U.S. District Court Judge Lucy Koh denied a motion to dismiss from the Silicon Valley titan late Friday, ruling that plaintiffs who believed they were safeguarding their privacy by taking a specific step were correct in feeling misled by the company.
“The court concludes that Google did not notify users that Google engages in the alleged data collection while the user is in private browsing mode,” Koh wrote in a 41-page decision.
The case hinges on users of Chrome, who say they are inappropriately being tracked by the company for targeted advertising purposes despite using the private browsing feature or the incognito mode offered by the browser.
Furthermore, the plaintiffs said they followed a specific process for protecting their privacy, namely not turning on the sync option, but Google was tracking their web surfing despite assurances to the contrary.
Google argued during a contentious hearing in mid-February that the plaintiffs consented to have their data collected when they agreed to the terms of service.
“Each one of these people signed something saying the data they are now complaining about being collected is being collected,” Andrew Schapiro, an attorney for Google, said during last month’s hearing.
But Koh dismissed this argument in her ruling.
Google further said it couldn’t be held liable under the Wiretap Act, because the law carves out exceptions for users who consent to have their data intercepted.
But plaintiffs say they never consented.
“Google told users it would protect their privacy as long as they don’t do certain things and they break that promise every day,” said Jay Barnes, attorney for the plaintiffs, in February. “They are promising consumers their browser is a safe place to go, while at the same time, the advertising division is hacking their way around privacy provisions in the Chrome contract.”
Koh agreed with the plaintiffs’ position.
“Google does not demonstrate that websites consented to, or even knew about, the interception of their communications with users who were in private browsing mode,” Koh wrote.
The company further attempted to argue that the statute of limitations for the claims had expired but the judge again disagreed.

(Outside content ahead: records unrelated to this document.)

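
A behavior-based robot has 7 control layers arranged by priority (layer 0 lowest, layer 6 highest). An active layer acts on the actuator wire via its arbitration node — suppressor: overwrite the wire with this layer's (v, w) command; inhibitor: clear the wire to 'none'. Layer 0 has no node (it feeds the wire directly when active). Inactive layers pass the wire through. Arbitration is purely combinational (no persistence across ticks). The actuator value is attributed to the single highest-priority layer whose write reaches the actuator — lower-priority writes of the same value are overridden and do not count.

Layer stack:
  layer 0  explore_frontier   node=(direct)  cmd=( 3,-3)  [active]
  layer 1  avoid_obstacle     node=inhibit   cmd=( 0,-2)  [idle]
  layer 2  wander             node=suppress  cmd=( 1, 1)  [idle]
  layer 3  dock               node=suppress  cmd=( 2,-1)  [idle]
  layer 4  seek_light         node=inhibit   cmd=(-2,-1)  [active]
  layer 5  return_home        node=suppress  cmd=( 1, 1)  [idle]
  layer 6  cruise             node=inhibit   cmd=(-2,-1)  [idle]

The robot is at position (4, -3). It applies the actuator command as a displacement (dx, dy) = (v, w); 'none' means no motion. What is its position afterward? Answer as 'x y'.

4 -3

[0] explore_frontier on; wire := (3, -3)
[1] avoid_obstacle off; pass (3, -3)
[2] wander off; pass (3, -3)
[3] dock off; pass (3, -3)
[4] seek_light on (inhibit); wire := none
[5] return_home off; pass none
[6] cruise off; pass none
output none
position: (4, -3) + none = (4, -3)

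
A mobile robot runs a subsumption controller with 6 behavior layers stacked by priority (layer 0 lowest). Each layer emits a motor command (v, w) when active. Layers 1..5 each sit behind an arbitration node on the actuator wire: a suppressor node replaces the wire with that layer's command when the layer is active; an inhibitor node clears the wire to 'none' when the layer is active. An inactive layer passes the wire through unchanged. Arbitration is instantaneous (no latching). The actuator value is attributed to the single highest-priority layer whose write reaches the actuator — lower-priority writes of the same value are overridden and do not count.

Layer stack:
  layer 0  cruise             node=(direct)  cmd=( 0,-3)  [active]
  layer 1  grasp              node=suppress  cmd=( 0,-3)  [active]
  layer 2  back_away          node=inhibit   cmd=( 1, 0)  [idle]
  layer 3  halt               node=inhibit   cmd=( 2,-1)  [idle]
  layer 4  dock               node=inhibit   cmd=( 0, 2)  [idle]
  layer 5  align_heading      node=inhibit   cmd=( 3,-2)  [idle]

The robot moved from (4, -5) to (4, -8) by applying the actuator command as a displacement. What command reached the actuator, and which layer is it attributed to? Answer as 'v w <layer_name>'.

0 -3 grasp

displacement = (4, -8) − (4, -5) = (0, -3)
[0] cruise on; wire := (0, -3)
[1] grasp on (suppress); wire := (0, -3)
[2] back_away off; pass (0, -3)
[3] halt off; pass (0, -3)
[4] dock off; pass (0, -3)
[5] align_heading off; pass (0, -3)
output (0, -3) — from layer 1 (grasp)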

“Because Google’s alleged interceptions took place just months or days before plaintiffs filed their complaint, plaintiffs claims are not barred by the statutes of limitations,” Koh wrote.
The judge said Google users have a reasonable expectation of privacy when they are in private browsing mode, or in incognito, and therefore were entitled to seek invasion of privacy claims when it turned out the company was still tracking their website browsing history.
Specifically, Koh pointed to how Google advertised its incognito mode feature on its Chrome browser.
“Now you can browse privately, and other people who use this device won’t see your activity,” the company stated while explaining the feature to potential customers.
Barring an appeal by Google, the two parties will proceed to the discovery phase of the trial. The parties may also opt to pursue a settlement, a frequent route after plaintiffs clear the motion to dismiss phase of the trial.
Many companies prefer to settle rather than subject themselves to the intrusive discovery process and the costly prospects of a protracted trial.